After coming face to face with Emilian last season, the third Umbre installment sees Relu engaging in the full-on hunt deployed against him, using anything, and anyone, to stay one step ahead of his nemesis. It's not just his own freedom that's on the line, but the entire empire of his mobster family, which is now on track to go global. While The Captain is striving to hold on to the business, his brother Nicu steers it into international waters, with Relu's help. Nico has become a pawn on the chessboard where Emilian and Relu try to outwit each other, and playing both sides will wear them to a frazzle this season. Relu's family is unraveling and, with Gina seeing Sebastian, Chuckie spiraling out of control, and Magda coming to grips with the loss of her baby, there's no thread in sight to pull it back together. Is Relu even trying to anymore?

| No. overall | No. in season | Title | Directed by | Written by | Original release date |
| 15 | 1 | "Episodul 1" | Bogdan Mirică | Bogdan Mirică | November 20, 2019 |
A few days after the events of season 2, the Captain’s team is on alert, but Nicu isn’t ready to give up his plans to expand, because of the police. Magda and Teddy are trying to rebuild their relationship. Emilian is pressured by Andronache to make arrests and in his turn, he pressures Nico.
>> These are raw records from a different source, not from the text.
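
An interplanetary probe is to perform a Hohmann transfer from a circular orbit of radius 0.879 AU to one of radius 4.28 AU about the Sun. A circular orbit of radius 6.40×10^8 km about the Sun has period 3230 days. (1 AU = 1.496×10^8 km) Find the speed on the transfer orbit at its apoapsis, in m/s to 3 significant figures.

v = 8410 m/s

From Kepler's third law T² = 4π²r³/μ at r = 6.40×10^8 km, T = 3230 days = 3230 × 86400 s = 2.79072×10^8 s: μ = 4π²r³/T² = 1.32882×10^11 km³/s².
In km: r₁ = 0.879 × 1.496×10^8 = 1.314984×10^8 km; r₂ = 4.28 × 1.496×10^8 = 6.40288×10^8 km.
Semi-major axis of the transfer orbit: a_t = (1.314984×10^8 + 6.40288×10^8)/2 = 3.858932×10^8 km.
The apoapsis of the transfer ellipse is at r = 6.40288×10^8 km.
From the vis-viva equation, v = √[μ(2/r − 1/a_t)] = 8.410 km/s.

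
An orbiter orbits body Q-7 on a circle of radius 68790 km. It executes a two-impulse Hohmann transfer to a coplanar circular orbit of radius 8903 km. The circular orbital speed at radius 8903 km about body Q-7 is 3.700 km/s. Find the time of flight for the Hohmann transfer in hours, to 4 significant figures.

t = 19.14 hours

From the circular-orbit relation v² = μ/r at r = 8903 km: μ = v²r = (3.700)² × 8903 = 1.21882×10^5 km³/s².
The Hohmann ellipse has a_t = (r₁ + r₂)/2 = 38846.5 km.
Half the transfer-orbit period gives t = π√(a_t³/μ) = 68900 s.
Converting: 68900 s ÷ 3600 s/hour = 19.14 hours.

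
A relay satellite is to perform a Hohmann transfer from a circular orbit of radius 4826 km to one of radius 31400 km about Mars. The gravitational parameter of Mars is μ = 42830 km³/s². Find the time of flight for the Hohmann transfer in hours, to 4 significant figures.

t = 10.28 hours

Semi-major axis of the transfer orbit: a_t = (4826 + 31400)/2 = 18113 km.
Half the transfer-orbit period gives t = π√(a_t³/μ) = 37010 s.
Converting: 37010 s ÷ 3600 s/hour = 10.28 hours.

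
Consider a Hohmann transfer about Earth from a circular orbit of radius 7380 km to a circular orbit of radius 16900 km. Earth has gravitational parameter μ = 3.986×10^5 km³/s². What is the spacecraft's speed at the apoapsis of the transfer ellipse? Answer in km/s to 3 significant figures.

v = 3.79 km/s

Semi-major axis of the transfer orbit: a_t = (7380 + 16900)/2 = 12140 km.
The apoapsis of the transfer ellipse is at r = 16900 km.
Applying v² = μ(2/r − 1/a_t): v = 3.787 km/s.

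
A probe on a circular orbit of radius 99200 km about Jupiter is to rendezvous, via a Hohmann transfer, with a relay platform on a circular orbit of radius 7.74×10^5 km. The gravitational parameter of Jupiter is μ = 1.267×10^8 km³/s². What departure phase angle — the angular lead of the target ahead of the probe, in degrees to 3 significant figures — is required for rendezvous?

φ = 104°

The Hohmann ellipse has a_t = (r₁ + r₂)/2 = 4.366×10^5 km.
The half-period of the transfer ellipse is t = π√(a_t³/μ) = 80520 s.
The target's mean motion on its circular orbit is ω₂ = √(μ/r₂³) = 1.653×10^-5 rad/s.
Angle swept by the target during transfer: ω₂·t = 1.331 rad = 76.26°.
The probe traverses 180° on the transfer ellipse, so the target must lead by 180° − 76.26° = 104°.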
Relu and Nicu are visiting Nico in the middle of the night and they sketch a risky plan.
| 16 | 2 | "Episodul 2" | Bogdan Mirică | Bogdan Mirică | November 20, 2019 |
| 17 | 3 | "Episodul 3" | Bogdan Mirică | Bogdan Mirică | 2019 |
| 18 | 4 | "Episodul 4" | Bogdan Mirică | Bogdan Mirică | 2019 |
| 19 | 5 | "Episodul 5" | Bogdan Mirică | Bogdan Mirică | 2019 |
| 20 | 6 | "Episodul 6" | Bogdan Mirică | Bogdan Mirică | 2019 |
| 21 | 7 | "Episodul 7" | Bogdan Mirică | Bogdan Mirică | 2019 |

==Production==

The first season of Umbre is based on Small Time Gangster, an Australian comedy series, while the second season is completely original.
There was an almost three-year gap between season one and two because Bogdan Mirica directed his debut feature film Dogs, which was awarded the FIPRESCI Prize in 2016 Cannes Un Certain Regard.
The second season features 6 episodes but of greater length (almost one hour per episode, compared to 45 minutes in the first season).
The Visual effects for the second season are created by Stargate Studios, company that produces visual effects for The Walking Dead, among other TV series.

==Broadcast==

Umbre premiered in Romania on 28 December 2014 (HBO Romania). On 9 November 2015 it premiered on Acorn TV, making it the first HBO Europe original series to be broadcast in the United States. In 2017, the first season of Umbre was acquired by Amazon Prime and Hulu for streaming.
The second season premiered at the 2018 Transilvania International Film Festival, marking the first television series to be screened at this film festival and on 12 November 2017 it had its TV premiere in 19 European countries where HBO operates: Romania, Poland, Bulgaria, Hungary, Croatia, Moldova, Macedonia, Czech Republic, Montenegro, Macedonia, Serbia, Slovenia, Slovakia, Bosnia and Herzegovina, and also Denmark, Sweden, Norway, Finland and Spain.